I started wishing that my IEP would go away. Maybe then I could be treated like a normal student and not be bullied by so many teachers. I imagined getting assignments at the same time as everyone else, being able to use a pencil, and taking notes in a spiral notebook- all things that hadn’t happened in years.
I came to my parents and told them they should just get rid of my IEP, I don’t need it anymore. I want to be like the other kids, not stick out with my large print and my laptop. My parents told me I couldn’t do that, so to prove them wrong, I grabbed a random piece of paper from the table- probably an assignment of my sighted brother’s.
I couldn’t see a thing.
All of the lines were super blurry and stacked on top of each other. I started looking at the other papers, wondering if the other page was just made for ants and had freakishly small letters.
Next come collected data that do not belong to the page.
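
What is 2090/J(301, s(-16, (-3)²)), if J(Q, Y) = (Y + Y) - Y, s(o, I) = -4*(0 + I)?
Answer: -1045/18 ≈ -58.056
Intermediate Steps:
s(o, I) = -4*I
J(Q, Y) = Y (J(Q, Y) = 2*Y - Y = Y)
2090/J(301, s(-16, (-3)²)) = 2090/((-4*(-3)²)) = 2090/((-4*9)) = 2090/(-36) = 2090*(-1/36) = -1045/18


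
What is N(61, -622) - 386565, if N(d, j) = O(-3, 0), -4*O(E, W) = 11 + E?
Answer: -386567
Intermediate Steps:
O(E, W) = -11/4 - E/4 (O(E, W) = -(11 + E)/4 = -11/4 - E/4)
N(d, j) = -2 (N(d, j) = -11/4 - ¼*(-3) = -11/4 + ¾ = -2)
N(61, -622) - 386565 = -2 - 386565 = -386567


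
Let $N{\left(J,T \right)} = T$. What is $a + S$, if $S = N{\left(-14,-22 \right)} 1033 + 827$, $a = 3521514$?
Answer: $3499615$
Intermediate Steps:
$S = -21899$ ($S = \left(-22\right) 1033 + 827 = -22726 + 827 = -21899$)
$a + S = 3521514 - 21899 = 3499615$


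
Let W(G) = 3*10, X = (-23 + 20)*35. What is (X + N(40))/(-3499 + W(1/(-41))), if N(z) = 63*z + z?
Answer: -2455/3469 ≈ -0.70770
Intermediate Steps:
X = -105 (X = -3*35 = -105)
W(G) = 30
N(z) = 64*z
(X + N(40))/(-3499 + W(1/(-41))) = (-105 + 64*40)/(-3499 + 30) = (-105 + 2560)/(-3469) = 2455*(-1/3469) = -2455/3469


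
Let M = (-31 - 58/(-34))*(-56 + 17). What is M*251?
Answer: 4874922/17 ≈ 2.8676e+5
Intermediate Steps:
M = 19422/17 (M = (-31 - 58*(-1/34))*(-39) = (-31 + 29/17)*(-39) = -498/17*(-39) = 19422/17 ≈ 1142.5)
M*251 = (19422/17)*251 = 4874922/17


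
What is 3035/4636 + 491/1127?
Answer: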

I couldn’t read anything smaller than size 22 font…which is exactly what my IEP said.
I tried handwriting my notes one day in class, and realized I had no idea what they said. My dysgraphia made me unable to read my own handwriting, so these notes were basically useless. Plus, my print disability made it difficult to read handwriting in general.
Eventually, I accepted that I really needed the services provided to me in my IEP, and that going without them would end in disaster. I was comforted when a close friend of mine told me they went through a similar period of wanting to go without their IEP for a learning disability, and how the words of teachers could really get to them sometimes as well. Sharing our experiences really helped both of us realize how our needs for services are valid.
I am grateful for all of the services I received through my IEP, and recognize that there are many students who were not given the same opportunities I had. I know that without my IEP, I would have failed all of my classes and be more likely to believe that I was incapable of learning. But when I did receive my services, I was able to thrive in the educational environment, and beyond.